今度の選挙戦で感じたことを挙げてみたい。
先ず、選挙戦が派手になったことである。
具体的には選挙カーが大型化し、そこに乗っている運動員が、揃いの服装をしていたり、プロのウグイス嬢を雇っていたりした候補者も数人いた。
私は、選挙のプロではないが、どんな結果になるのか、全く予想がつかなかった。
意外な人の当落もあり得る選挙戦だった。

開票を見に行った。
合併前の開票は、中央公民館で行なわれ、聴衆というか、見物人が会場および周辺には大勢の人が群がっていたので、今回は、その倍ぐらいの人が集まるものと予想していたのだが、なんと、むしろ前回よりも少なかったぐらいなのには驚いた。
いわゆる、私のような野次馬が少なかったのかもしれない。
開票そのものは、夜9時過ぎに終わったのに、発表があったのは11時半をまわっていた。

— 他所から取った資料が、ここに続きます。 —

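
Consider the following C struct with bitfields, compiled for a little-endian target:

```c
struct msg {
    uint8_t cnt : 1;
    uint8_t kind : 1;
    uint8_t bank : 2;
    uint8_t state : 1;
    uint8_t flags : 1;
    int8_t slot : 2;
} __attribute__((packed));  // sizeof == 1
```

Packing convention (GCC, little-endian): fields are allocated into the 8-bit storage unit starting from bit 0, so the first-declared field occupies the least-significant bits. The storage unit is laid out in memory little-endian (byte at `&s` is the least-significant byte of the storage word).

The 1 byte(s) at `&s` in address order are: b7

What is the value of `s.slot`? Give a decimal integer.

-2

[0]=0xb7 (little-endian) → word 0xb7
cnt:1 @ bit 0 → (0xb7>>0)&0x1 = 0x1
kind:1 @ bit 1 → (0xb7>>1)&0x1 = 0x1
bank:2 @ bit 2 → (0xb7>>2)&0x3 = 0x1
state:1 @ bit 4 → (0xb7>>4)&0x1 = 0x1
flags:1 @ bit 5 → (0xb7>>5)&0x1 = 0x1
slot:2 @ bit 6 → (0xb7>>6)&0x3 = 0x2  ←
slot signed 2b, MSB=1: 2 - 4 = -2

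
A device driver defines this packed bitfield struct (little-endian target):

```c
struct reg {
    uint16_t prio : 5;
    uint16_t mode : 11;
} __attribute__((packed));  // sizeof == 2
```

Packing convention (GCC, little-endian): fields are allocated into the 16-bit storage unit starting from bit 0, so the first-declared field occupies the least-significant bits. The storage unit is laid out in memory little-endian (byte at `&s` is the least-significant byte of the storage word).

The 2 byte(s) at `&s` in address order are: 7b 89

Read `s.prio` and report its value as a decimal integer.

[0]=0x7b [1]=0x89 (little-endian) → word 0x897b
prio:5 @ bit 0 → (0x897b>>0)&0x1f = 0x1b  ←
mode:11 @ bit 5 → (0x897b>>5)&0x7ff = 0x44b

27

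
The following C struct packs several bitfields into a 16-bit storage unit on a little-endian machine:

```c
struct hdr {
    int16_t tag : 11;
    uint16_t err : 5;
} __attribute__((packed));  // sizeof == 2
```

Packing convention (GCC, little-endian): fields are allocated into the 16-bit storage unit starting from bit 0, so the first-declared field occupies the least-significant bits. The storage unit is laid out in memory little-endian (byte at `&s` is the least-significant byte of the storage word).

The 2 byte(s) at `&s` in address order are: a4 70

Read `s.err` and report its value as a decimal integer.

14

[0]=0xa4 [1]=0x70 (little-endian) → word 0x70a4
tag [0+:11] = (word>>0) & 0x7ff = 164
err [11+:5] = (word>>11) & 0x1f = 14  ←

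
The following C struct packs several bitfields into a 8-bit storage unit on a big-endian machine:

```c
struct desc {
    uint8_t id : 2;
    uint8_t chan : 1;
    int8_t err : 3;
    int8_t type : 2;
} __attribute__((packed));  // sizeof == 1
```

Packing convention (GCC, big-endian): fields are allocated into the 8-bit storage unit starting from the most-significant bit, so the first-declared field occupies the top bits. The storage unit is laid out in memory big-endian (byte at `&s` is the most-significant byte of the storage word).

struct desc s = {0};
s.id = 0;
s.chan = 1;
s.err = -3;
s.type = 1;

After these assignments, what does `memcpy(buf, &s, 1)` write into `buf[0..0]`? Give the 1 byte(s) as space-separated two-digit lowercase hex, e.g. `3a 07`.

35

[6+:2] id=0 & 0x3 = 0x0; word=0x00
[5+:1] chan=1 & 0x1 = 0x1; word=0x20
[2+:3] err=-3 & 0x7 = 0x5; word=0x34
[0+:2] type=1 & 0x3 = 0x1; word=0x35
word = 0x35 → big-endian bytes:
  [0]=0x35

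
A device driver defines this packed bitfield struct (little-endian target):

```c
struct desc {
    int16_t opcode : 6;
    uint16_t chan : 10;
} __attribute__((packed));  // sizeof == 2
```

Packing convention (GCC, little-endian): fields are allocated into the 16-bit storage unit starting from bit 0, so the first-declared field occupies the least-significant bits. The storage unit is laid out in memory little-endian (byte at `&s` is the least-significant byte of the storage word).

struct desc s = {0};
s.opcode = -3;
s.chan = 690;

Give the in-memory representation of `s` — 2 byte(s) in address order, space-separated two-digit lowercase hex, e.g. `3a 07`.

bd ac

opcode (6b) val=-3 bits=0x3d at bit 0: 0x003d
chan (10b) val=690 bits=0x2b2 at bit 6: 0xacbd
word = 0xacbd → little-endian bytes:
  [0]=0xbd  [1]=0xac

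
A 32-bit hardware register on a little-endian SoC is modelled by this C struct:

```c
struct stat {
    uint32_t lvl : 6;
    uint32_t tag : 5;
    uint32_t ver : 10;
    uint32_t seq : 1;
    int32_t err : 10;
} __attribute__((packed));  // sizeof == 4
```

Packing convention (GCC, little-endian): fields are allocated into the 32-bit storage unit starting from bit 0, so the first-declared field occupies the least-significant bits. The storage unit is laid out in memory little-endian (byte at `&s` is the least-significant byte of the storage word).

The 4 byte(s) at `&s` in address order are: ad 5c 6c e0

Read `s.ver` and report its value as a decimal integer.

[0]=0xad [1]=0x5c [2]=0x6c [3]=0xe0 (little-endian) → word 0xe06c5cad
lvl [0+:6] = (word>>0) & 0x3f = 45
tag [6+:5] = (word>>6) & 0x1f = 18
ver [11+:10] = (word>>11) & 0x3ff = 395  ←
seq [21+:1] = (word>>21) & 0x1 = 1
err [22+:10] = (word>>22) & 0x3ff = 897

395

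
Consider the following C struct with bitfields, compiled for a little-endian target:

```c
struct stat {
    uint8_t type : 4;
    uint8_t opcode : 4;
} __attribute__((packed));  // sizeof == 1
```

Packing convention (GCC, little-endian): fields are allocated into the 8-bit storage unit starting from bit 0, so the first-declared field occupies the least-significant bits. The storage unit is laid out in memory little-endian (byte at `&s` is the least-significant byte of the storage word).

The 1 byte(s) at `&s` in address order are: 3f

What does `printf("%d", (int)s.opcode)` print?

[0]=0x3f (little-endian) → word 0x3f
type:4 @ bit 0 → (0x3f>>0)&0xf = 0xf
opcode:4 @ bit 4 → (0x3f>>4)&0xf = 0x3  ←

3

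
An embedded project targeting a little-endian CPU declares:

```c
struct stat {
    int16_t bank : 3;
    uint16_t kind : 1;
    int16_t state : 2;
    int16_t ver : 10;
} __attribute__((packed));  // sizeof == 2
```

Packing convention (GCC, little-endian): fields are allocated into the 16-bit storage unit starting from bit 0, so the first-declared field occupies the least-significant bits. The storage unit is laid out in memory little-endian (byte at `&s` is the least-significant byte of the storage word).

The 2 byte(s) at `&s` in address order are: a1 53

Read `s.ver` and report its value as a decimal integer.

[0]=0xa1 [1]=0x53 (little-endian) → word 0x53a1
bank:3 @ bit 0 → (0x53a1>>0)&0x7 = 0x1
kind:1 @ bit 3 → (0x53a1>>3)&0x1 = 0x0
state:2 @ bit 4 → (0x53a1>>4)&0x3 = 0x2
ver:10 @ bit 6 → (0x53a1>>6)&0x3ff = 0x14e  ←
ver signed 10b, MSB=0: value = 334

334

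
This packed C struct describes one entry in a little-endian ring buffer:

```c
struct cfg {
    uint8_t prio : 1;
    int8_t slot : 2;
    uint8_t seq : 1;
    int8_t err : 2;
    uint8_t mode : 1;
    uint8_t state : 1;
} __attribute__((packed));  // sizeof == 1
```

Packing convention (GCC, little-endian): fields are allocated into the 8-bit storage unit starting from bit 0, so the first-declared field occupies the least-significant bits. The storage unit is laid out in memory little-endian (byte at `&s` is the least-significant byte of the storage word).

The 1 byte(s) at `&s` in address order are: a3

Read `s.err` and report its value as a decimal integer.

[0]=0xa3 (little-endian) → word 0xa3
prio [0+:1] = (word>>0) & 0x1 = 1
slot [1+:2] = (word>>1) & 0x3 = 1
seq [3+:1] = (word>>3) & 0x1 = 0
err [4+:2] = (word>>4) & 0x3 = 2  ←
mode [6+:1] = (word>>6) & 0x1 = 0
state [7+:1] = (word>>7) & 0x1 = 1
err signed 2b, MSB=1: 2 - 4 = -2

-2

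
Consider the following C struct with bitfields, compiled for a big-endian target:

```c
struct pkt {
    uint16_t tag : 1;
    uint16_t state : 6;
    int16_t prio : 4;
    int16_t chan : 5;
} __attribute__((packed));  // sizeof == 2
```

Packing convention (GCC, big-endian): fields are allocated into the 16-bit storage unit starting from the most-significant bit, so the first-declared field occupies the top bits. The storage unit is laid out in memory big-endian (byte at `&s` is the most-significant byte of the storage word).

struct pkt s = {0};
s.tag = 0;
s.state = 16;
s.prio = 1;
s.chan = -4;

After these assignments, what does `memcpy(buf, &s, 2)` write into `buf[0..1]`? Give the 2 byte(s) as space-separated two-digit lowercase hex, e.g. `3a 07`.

[15+:1] tag=0 & 0x1 = 0x0; word=0x0000
[9+:6] state=16 & 0x3f = 0x10; word=0x2000
[5+:4] prio=1 & 0xf = 0x1; word=0x2020
[0+:5] chan=-4 & 0x1f = 0x1c; word=0x203c
word = 0x203c → big-endian bytes:
  [0]=0x20  [1]=0x3c

20 3c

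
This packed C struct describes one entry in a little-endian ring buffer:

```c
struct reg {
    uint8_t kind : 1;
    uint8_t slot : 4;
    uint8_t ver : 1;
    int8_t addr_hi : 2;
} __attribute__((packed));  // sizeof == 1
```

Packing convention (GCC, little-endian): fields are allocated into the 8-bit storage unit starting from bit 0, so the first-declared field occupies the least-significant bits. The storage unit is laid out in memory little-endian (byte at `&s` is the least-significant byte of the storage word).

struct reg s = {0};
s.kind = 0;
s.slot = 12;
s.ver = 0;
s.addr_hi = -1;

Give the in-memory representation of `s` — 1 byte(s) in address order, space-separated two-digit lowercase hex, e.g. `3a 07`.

kind (1b) val=0 bits=0x0 at bit 0: 0x00
slot (4b) val=12 bits=0xc at bit 1: 0x18
ver (1b) val=0 bits=0x0 at bit 5: 0x18
addr_hi (2b) val=-1 bits=0x3 at bit 6: 0xd8
word = 0xd8 → little-endian bytes:
  [0]=0xd8

d8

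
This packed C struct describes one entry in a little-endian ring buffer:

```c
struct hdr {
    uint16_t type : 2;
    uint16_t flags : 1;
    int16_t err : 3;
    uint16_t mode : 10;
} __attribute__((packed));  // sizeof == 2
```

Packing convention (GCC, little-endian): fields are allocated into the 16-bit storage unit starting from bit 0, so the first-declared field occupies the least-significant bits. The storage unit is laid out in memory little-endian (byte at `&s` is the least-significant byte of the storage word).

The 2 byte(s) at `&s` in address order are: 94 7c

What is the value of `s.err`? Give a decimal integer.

2

[0]=0x94 [1]=0x7c (little-endian) → word 0x7c94
type:2 @ bit 0 → (0x7c94>>0)&0x3 = 0x0
flags:1 @ bit 2 → (0x7c94>>2)&0x1 = 0x1
err:3 @ bit 3 → (0x7c94>>3)&0x7 = 0x2  ←
mode:10 @ bit 6 → (0x7c94>>6)&0x3ff = 0x1f2
err signed 3b, MSB=0: value = 2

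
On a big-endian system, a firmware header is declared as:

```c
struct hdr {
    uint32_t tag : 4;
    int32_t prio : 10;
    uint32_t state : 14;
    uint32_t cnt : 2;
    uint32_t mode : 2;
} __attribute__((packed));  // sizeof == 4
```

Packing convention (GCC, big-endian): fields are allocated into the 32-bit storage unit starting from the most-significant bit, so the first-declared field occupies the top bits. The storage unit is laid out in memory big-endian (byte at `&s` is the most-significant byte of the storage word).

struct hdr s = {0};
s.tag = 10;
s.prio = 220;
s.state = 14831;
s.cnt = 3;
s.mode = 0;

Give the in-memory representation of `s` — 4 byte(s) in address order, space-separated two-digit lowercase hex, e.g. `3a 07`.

a3 73 9e fc

tag:4 = 10 → 0xa << 28 → word 0xa0000000
prio:10 = 220 → 0xdc << 18 → word 0xa3700000
state:14 = 14831 → 0x39ef << 4 → word 0xa3739ef0
cnt:2 = 3 → 0x3 << 2 → word 0xa3739efc
mode:2 = 0 → 0x0 << 0 → word 0xa3739efc
word = 0xa3739efc → big-endian bytes:
  [0]=0xa3  [1]=0x73  [2]=0x9e  [3]=0xfc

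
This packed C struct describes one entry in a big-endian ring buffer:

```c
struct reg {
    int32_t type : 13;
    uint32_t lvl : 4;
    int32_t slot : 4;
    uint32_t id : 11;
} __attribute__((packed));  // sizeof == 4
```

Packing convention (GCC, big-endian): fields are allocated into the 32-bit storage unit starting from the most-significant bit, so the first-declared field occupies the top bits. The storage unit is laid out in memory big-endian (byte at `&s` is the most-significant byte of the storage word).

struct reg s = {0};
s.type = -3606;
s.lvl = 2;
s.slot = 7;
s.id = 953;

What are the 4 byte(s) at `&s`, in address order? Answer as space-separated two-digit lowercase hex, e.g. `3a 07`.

type:13 = -3606 → 0x11ea << 19 → word 0x8f500000
lvl:4 = 2 → 0x2 << 15 → word 0x8f510000
slot:4 = 7 → 0x7 << 11 → word 0x8f513800
id:11 = 953 → 0x3b9 << 0 → word 0x8f513bb9
word = 0x8f513bb9 → big-endian bytes:
  [0]=0x8f  [1]=0x51  [2]=0x3b  [3]=0xb9

8f 51 3b b9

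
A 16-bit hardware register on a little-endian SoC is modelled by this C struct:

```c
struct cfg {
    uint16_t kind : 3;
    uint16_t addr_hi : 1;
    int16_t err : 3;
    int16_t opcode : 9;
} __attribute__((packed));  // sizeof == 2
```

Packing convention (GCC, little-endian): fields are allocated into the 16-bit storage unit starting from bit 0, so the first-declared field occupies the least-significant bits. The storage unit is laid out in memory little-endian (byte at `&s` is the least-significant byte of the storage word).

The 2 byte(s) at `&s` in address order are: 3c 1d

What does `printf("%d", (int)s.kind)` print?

4

[0]=0x3c [1]=0x1d (little-endian) → word 0x1d3c
kind [0+:3] = (word>>0) & 0x7 = 4  ←
addr_hi [3+:1] = (word>>3) & 0x1 = 1
err [4+:3] = (word>>4) & 0x7 = 3
opcode [7+:9] = (word>>7) & 0x1ff = 58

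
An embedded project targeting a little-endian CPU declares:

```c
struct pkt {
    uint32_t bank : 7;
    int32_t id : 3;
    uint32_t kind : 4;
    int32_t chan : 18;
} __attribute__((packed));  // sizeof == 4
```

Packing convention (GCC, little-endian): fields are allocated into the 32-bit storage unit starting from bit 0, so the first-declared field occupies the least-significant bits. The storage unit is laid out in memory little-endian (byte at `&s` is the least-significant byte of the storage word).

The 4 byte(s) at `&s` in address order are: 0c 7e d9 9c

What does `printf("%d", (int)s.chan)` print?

[0]=0x0c [1]=0x7e [2]=0xd9 [3]=0x9c (little-endian) → word 0x9cd97e0c
bank:7 @ bit 0 → (0x9cd97e0c>>0)&0x7f = 0xc
id:3 @ bit 7 → (0x9cd97e0c>>7)&0x7 = 0x4
kind:4 @ bit 10 → (0x9cd97e0c>>10)&0xf = 0xf
chan:18 @ bit 14 → (0x9cd97e0c>>14)&0x3ffff = 0x27365  ←
chan signed 18b, MSB=1: 160613 - 262144 = -101531

-101531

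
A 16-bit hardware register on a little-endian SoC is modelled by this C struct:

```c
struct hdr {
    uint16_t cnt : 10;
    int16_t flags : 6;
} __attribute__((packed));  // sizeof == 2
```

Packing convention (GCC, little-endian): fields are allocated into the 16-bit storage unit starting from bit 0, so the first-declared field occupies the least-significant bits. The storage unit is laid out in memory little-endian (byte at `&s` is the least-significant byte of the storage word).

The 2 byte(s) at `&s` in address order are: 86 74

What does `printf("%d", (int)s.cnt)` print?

134

[0]=0x86 [1]=0x74 (little-endian) → word 0x7486
cnt [0+:10] = (word>>0) & 0x3ff = 134  ←
flags [10+:6] = (word>>10) & 0x3f = 29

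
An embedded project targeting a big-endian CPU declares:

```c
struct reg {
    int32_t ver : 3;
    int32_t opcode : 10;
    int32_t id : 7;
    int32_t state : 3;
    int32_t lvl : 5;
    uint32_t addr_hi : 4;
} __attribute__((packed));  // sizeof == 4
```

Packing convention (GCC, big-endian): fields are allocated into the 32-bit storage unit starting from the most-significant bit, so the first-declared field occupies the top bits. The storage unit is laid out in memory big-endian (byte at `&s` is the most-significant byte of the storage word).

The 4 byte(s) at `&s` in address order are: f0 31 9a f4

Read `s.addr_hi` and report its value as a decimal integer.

[0]=0xf0 [1]=0x31 [2]=0x9a [3]=0xf4 (big-endian) → word 0xf0319af4
ver [29+:3] = (word>>29) & 0x7 = 7
opcode [19+:10] = (word>>19) & 0x3ff = 518
id [12+:7] = (word>>12) & 0x7f = 25
state [9+:3] = (word>>9) & 0x7 = 5
lvl [4+:5] = (word>>4) & 0x1f = 15
addr_hi [0+:4] = (word>>0) & 0xf = 4  ←

4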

定数の20位の票が、整数では2人いて、同性の案分票によって決まるという接戦だったのである。
それも0.258票というきわどい票差だった。
一票の重みをしみじみ感じさせられた選挙だった。

新しい議員には、あらためて「選良」の意識を持って、事に当たってもらいたい。
また、有権者も新議員の動向を見守る責任と義務のあることを認識してほしいものである。